Democracia de clausura
El proyecto trumpista solo puede fructificar en una sociedad cerrada, en el sentido que le daba Karl Popper, silenciando o denigrando todo espíritu crítico


En 1945, cuando Karl Popper empezó a utilizar el término de “sociedad abierta” no estaba limitándose a diferenciar las democracias de los regímenes autoritarios, vistos como “cerrados” o “tribales”. Ese era su objetivo principal, pero no el único. Su intención al referirse a la apertura presuponía también la liberación de los “poderes críticos de la persona” dentro de un marco en el que prevalecían los valores de la libertad, la tolerancia, la deliberación y la aspiración a la justicia. En cierto modo, la traslación al orden social general de lo que desde siempre se consideraron valores universitarios. Estos podrían no ser respetados ―no lo fueron hasta bien entrado el mundo moderno―, pero estuvieron informando la actividad de los centros del saber desde que la filosofía y la ciencia hicieron de la libre inquisición el objetivo central de su actividad. Toda universidad se abría al conocimiento conectando con otras en una dimensión cosmopolita que ignoraba las fronteras o el origen particular de sus miembros.
La decisión de Trump de prohibir a Harvard la admisión de estudiantes extranjeros, bloqueada ahora por una jueza, constituye, pues, algo más que una afrenta o sanción a esta institución: atenta contra su propia esencia universitaria.

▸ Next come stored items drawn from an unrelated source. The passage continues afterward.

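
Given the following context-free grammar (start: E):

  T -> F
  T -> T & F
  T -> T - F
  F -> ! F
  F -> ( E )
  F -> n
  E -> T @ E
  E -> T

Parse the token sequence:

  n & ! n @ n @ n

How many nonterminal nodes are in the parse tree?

12

[E [T [T [F n]] & [F ! [F n]]] @ [E [T [F n]] @ [E [T [F n]]]]]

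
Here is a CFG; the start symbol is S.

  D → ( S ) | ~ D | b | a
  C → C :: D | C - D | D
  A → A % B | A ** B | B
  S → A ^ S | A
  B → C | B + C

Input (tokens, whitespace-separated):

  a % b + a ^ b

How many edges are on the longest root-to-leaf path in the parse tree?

6

[S [A [A [B [C [D a]]]] % [B [B [C [D b]]] + [C [D a]]]] ^ [S [A [B [C [D b]]]]]]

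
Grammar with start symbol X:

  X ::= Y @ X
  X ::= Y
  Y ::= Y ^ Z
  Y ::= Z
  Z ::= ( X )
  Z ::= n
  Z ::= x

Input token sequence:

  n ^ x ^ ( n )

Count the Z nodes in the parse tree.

4

[X [Y [Y [Y [Z n]] ^ [Z x]] ^ [Z ( [X [Y [Z n]]] )]]]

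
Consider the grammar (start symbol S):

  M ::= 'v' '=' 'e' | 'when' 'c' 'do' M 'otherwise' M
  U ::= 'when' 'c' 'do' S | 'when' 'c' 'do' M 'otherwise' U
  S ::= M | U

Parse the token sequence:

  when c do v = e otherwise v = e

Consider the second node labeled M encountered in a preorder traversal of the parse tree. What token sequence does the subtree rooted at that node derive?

[S [M when c do [M v = e] otherwise [M v = e]]]

v = e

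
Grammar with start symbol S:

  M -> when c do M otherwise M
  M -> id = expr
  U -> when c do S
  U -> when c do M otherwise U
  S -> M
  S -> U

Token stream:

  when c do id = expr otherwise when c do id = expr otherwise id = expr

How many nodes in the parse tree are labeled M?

5

[S [M when c do [M id = expr] otherwise [M when c do [M id = expr] otherwise [M id = expr]]]]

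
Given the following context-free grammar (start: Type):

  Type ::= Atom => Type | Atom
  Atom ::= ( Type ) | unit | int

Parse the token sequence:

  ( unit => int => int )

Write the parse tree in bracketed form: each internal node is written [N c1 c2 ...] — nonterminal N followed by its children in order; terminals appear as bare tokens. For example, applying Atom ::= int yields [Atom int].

[Type [Atom ( [Type [Atom unit] => [Type [Atom int] => [Type [Atom int]]]] )]]

Type
Atom
( Type )
( Atom => Type )
( unit => Type )
( unit => Atom => Type )
( unit => int => Type )
( unit => int => Atom )
( unit => int => int )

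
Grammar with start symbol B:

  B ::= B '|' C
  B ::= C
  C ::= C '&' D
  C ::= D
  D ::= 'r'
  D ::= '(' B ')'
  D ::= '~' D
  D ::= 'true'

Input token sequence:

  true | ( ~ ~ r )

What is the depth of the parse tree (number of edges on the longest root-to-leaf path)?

8

[B [B [C [D true]]] | [C [D ( [B [C [D ~ [D ~ [D r]]]]] )]]]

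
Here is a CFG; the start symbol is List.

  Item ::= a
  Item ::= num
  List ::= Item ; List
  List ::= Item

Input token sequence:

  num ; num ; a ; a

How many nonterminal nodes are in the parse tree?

8

[List [Item num] ; [List [Item num] ; [List [Item a] ; [List [Item a]]]]]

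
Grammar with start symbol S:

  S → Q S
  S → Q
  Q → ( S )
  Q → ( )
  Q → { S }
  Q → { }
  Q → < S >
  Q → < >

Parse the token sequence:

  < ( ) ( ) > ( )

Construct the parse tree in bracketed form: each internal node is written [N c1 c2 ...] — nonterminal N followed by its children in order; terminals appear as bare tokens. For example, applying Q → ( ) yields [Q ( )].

S
Q S
< S > S
< Q S > S
< ( ) S > S
< ( ) Q > S
< ( ) ( ) > S
< ( ) ( ) > Q
< ( ) ( ) > ( )

[S [Q < [S [Q ( )] [S [Q ( )]]] >] [S [Q ( )]]]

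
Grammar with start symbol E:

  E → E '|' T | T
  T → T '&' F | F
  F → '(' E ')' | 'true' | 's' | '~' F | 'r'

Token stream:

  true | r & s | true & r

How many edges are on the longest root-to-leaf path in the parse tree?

5

[E [E [E [T [F true]]] | [T [T [F r]] & [F s]]] | [T [T [F true]] & [F r]]]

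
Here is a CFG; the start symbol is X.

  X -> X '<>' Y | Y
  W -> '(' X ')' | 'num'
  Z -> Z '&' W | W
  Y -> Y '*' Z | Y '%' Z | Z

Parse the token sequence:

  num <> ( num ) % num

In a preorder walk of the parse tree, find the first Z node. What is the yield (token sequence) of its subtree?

[X [X [Y [Z [W num]]]] <> [Y [Y [Z [W ( [X [Y [Z [W num]]]] )]]] % [Z [W num]]]]

num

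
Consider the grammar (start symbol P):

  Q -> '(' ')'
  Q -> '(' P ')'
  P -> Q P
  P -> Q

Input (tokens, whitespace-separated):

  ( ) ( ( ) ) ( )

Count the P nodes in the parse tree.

[P [Q ( )] [P [Q ( [P [Q ( )]] )] [P [Q ( )]]]]

4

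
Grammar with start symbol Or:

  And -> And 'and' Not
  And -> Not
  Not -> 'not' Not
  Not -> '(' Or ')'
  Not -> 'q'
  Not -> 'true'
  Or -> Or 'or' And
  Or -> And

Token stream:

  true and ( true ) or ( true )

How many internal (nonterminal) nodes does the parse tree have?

14

[Or [Or [And [And [Not true]] and [Not ( [Or [And [Not true]]] )]]] or [And [Not ( [Or [And [Not true]]] )]]]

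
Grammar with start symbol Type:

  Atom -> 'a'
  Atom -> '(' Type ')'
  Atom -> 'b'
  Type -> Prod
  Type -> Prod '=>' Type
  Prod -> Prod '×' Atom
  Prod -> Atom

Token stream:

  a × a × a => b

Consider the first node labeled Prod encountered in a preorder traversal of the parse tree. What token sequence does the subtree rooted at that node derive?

[Type [Prod [Prod [Prod [Atom a]] × [Atom a]] × [Atom a]] => [Type [Prod [Atom b]]]]

a × a × a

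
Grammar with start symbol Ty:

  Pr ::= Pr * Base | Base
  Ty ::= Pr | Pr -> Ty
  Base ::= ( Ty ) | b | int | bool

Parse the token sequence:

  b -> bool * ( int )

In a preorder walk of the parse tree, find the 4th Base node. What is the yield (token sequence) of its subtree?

int

[Ty [Pr [Base b]] -> [Ty [Pr [Pr [Base bool]] * [Base ( [Ty [Pr [Base int]]] )]]]]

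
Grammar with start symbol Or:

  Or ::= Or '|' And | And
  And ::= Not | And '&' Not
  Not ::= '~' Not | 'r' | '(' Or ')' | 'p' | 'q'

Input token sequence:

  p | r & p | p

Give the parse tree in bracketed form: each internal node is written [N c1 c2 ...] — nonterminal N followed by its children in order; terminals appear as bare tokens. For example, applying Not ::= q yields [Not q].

Or
Or | And
Or | And | And
And | And | And
Not | And | And
p | And | And
p | And & Not | And
p | Not & Not | And
p | r & Not | And
p | r & p | And
p | r & p | Not
p | r & p | p

[Or [Or [Or [And [Not p]]] | [And [And [Not r]] & [Not p]]] | [And [Not p]]]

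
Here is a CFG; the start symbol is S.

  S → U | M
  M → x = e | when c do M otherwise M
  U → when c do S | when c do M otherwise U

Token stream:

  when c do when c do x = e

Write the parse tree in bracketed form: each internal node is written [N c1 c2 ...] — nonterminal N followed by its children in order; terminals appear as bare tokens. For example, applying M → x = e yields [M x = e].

[S [U when c do [S [U when c do [S [M x = e]]]]]]

S
U
when c do S
when c do U
when c do when c do S
when c do when c do M
when c do when c do x = e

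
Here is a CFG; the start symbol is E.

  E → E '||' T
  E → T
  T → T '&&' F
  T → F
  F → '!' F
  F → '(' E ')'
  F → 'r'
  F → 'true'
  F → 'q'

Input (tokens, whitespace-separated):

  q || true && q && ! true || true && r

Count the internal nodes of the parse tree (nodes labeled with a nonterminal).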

Alan Garber, su rector, lo dijo de forma meridiana cuando en el acto de graduación saludó a los estudiantes venidos de todo mundo, y remachó: “¡Como debe ser!”. Lo que en condiciones normales podía haber sido una ceremonia más se convirtió en un acto de reivindicación de su libertad y autonomía. Esperemos que los jueces acaben poniendo las cosas en su sitio, pero me temo que el Ejecutivo estadounidense acabará privándola de los miles de millones que obtenía de fondos federales para investigación. Y, ojo al dato, la mayoría de ellos iban dirigidos a potenciar avances en el campo de la sanidad.

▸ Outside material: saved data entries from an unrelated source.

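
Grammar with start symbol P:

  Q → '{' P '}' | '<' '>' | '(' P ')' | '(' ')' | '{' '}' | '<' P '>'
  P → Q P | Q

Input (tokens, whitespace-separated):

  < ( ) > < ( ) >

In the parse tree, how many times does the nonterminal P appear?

4

[P [Q < [P [Q ( )]] >] [P [Q < [P [Q ( )]] >]]]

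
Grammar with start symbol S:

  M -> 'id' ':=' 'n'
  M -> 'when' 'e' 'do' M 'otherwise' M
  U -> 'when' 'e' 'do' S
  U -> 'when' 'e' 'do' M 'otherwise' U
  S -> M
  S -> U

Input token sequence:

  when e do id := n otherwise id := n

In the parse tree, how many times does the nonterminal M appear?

3

[S [M when e do [M id := n] otherwise [M id := n]]]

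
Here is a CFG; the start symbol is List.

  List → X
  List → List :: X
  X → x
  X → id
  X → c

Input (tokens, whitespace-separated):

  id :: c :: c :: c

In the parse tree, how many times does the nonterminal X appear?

4

[List [List [List [List [X id]] :: [X c]] :: [X c]] :: [X c]]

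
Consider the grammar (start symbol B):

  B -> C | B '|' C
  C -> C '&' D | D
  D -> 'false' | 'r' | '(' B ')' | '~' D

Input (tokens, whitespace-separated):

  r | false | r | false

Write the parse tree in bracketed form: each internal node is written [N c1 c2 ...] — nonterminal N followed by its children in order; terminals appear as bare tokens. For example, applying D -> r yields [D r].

B
B | C
B | C | C
B | C | C | C
C | C | C | C
D | C | C | C
r | C | C | C
r | D | C | C
r | false | C | C
r | false | D | C
r | false | r | C
r | false | r | D
r | false | r | false

[B [B [B [B [C [D r]]] | [C [D false]]] | [C [D r]]] | [C [D false]]]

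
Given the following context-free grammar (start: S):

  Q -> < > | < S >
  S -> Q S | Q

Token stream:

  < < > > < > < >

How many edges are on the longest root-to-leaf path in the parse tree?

4

[S [Q < [S [Q < >]] >] [S [Q < >] [S [Q < >]]]]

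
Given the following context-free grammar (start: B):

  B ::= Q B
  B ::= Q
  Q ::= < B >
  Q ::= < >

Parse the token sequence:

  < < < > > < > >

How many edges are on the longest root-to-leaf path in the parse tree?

[B [Q < [B [Q < [B [Q < >]] >] [B [Q < >]]] >]]

6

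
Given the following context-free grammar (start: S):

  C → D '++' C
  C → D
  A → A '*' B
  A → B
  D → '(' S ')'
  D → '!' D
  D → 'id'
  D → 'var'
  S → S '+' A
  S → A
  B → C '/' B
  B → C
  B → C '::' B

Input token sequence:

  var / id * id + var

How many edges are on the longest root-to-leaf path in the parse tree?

[S [S [A [A [B [C [D var]] / [B [C [D id]]]]] * [B [C [D id]]]]] + [A [B [C [D var]]]]]

8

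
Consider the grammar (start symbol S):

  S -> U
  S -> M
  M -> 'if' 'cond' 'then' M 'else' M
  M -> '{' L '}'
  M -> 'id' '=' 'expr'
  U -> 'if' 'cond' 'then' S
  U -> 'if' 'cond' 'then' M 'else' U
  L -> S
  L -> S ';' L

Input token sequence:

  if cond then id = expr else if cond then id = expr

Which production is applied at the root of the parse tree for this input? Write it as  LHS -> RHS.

[S [U if cond then [M id = expr] else [U if cond then [S [M id = expr]]]]]

S -> U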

Lo interesante del caso, como antes vimos en su ataque a Columbia, es que detrás de las acusaciones de “antisemitismo” ―¿cuándo le ha importado a Trump el desprecio de cualquier minoría?― se esconde su abominación de todo lo que huela a libre inquisición racional, a búsqueda de la verdad. Saber es poder, decía el viejo Francis Bacon, y eso es lo que horroriza a alguien tan plenamente consciente de que su reinado solo puede estabilizarse a través de la mentira y el engaño sistemático. Necesita imponer su propio “régimen de verdad”, por valernos ahora de una expresión de Foucault, y para conseguirlo nada mejor que buscar el desprestigio de los medios no cautivos y de aquellos espacios universitarios que encuentran su razón de ser en la libre deliberación, la integridad moral y la denuncia de toda mendacidad. El proyecto trumpista solo puede fructificar en una sociedad cerrada, en el sentido que le daba Popper, silenciando o denigrando todo espíritu crítico.

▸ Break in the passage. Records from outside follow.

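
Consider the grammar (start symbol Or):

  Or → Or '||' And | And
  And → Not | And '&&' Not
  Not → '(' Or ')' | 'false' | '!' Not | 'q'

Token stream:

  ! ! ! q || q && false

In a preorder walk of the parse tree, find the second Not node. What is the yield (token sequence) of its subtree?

[Or [Or [And [Not ! [Not ! [Not ! [Not q]]]]]] || [And [And [Not q]] && [Not false]]]

! ! q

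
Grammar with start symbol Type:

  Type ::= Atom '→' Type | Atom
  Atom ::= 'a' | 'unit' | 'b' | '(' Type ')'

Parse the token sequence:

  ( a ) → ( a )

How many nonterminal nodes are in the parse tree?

8

[Type [Atom ( [Type [Atom a]] )] → [Type [Atom ( [Type [Atom a]] )]]]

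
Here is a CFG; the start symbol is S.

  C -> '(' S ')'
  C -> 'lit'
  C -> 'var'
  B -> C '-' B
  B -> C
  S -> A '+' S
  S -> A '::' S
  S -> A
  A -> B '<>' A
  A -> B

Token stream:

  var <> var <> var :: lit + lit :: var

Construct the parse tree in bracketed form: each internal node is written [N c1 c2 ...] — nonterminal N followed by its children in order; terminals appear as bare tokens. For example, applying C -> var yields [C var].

[S [A [B [C var]] <> [A [B [C var]] <> [A [B [C var]]]]] :: [S [A [B [C lit]]] + [S [A [B [C lit]]] :: [S [A [B [C var]]]]]]]

S
A :: S
B <> A :: S
C <> A :: S
var <> A :: S
var <> B <> A :: S
var <> C <> A :: S
var <> var <> A :: S
var <> var <> B :: S
var <> var <> C :: S
var <> var <> var :: S
var <> var <> var :: A + S
var <> var <> var :: B + S
var <> var <> var :: C + S
var <> var <> var :: lit + S
var <> var <> var :: lit + A :: S
var <> var <> var :: lit + B :: S
var <> var <> var :: lit + C :: S
var <> var <> var :: lit + lit :: S
var <> var <> var :: lit + lit :: A
var <> var <> var :: lit + lit :: B
var <> var <> var :: lit + lit :: C
var <> var <> var :: lit + lit :: var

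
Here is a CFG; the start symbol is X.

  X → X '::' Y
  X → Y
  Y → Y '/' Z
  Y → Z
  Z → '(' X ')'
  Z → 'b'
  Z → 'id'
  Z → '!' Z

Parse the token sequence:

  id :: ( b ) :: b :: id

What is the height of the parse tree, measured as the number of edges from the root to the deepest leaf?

[X [X [X [X [Y [Z id]]] :: [Y [Z ( [X [Y [Z b]]] )]]] :: [Y [Z b]]] :: [Y [Z id]]]

8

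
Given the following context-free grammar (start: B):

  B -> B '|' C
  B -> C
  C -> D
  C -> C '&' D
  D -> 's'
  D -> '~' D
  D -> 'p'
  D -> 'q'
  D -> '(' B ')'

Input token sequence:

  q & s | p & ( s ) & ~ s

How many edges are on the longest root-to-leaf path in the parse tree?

[B [B [C [C [D q]] & [D s]]] | [C [C [C [D p]] & [D ( [B [C [D s]]] )]] & [D ~ [D s]]]]

7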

Por si fuera poco, su inefable ministro de Sanidad, Robert Kennedy Jr., ha emprendido su propia campaña en esta misma dirección. Estudia prohibir que los científicos del Gobierno publiquen en las más reputadas revistas médicas del mundo, como The Lancet o The New England Journal of Medicine, y busca crear otras bajo control de su departamento. Al parecer, ya no basta con los hechos alternativos; hay que desarrollar también una “ciencia alternativa” para satisfacer sus fantasías conspiranoicas. Dan ganas de soltar una carcajada. Pero recordemos que cuando Kellyanne Conway, la exconsejera de Trump, utilizó por primera vez aquella expresión casi nos lo tomamos a risa; ahora se han convertido ya en la forma normal de hacer política, cuando no en la visión hegemónica. Muchos seguimos confiando en la resiliencia de la democracia estadounidense, eso sí, cada vez con mayor desazón.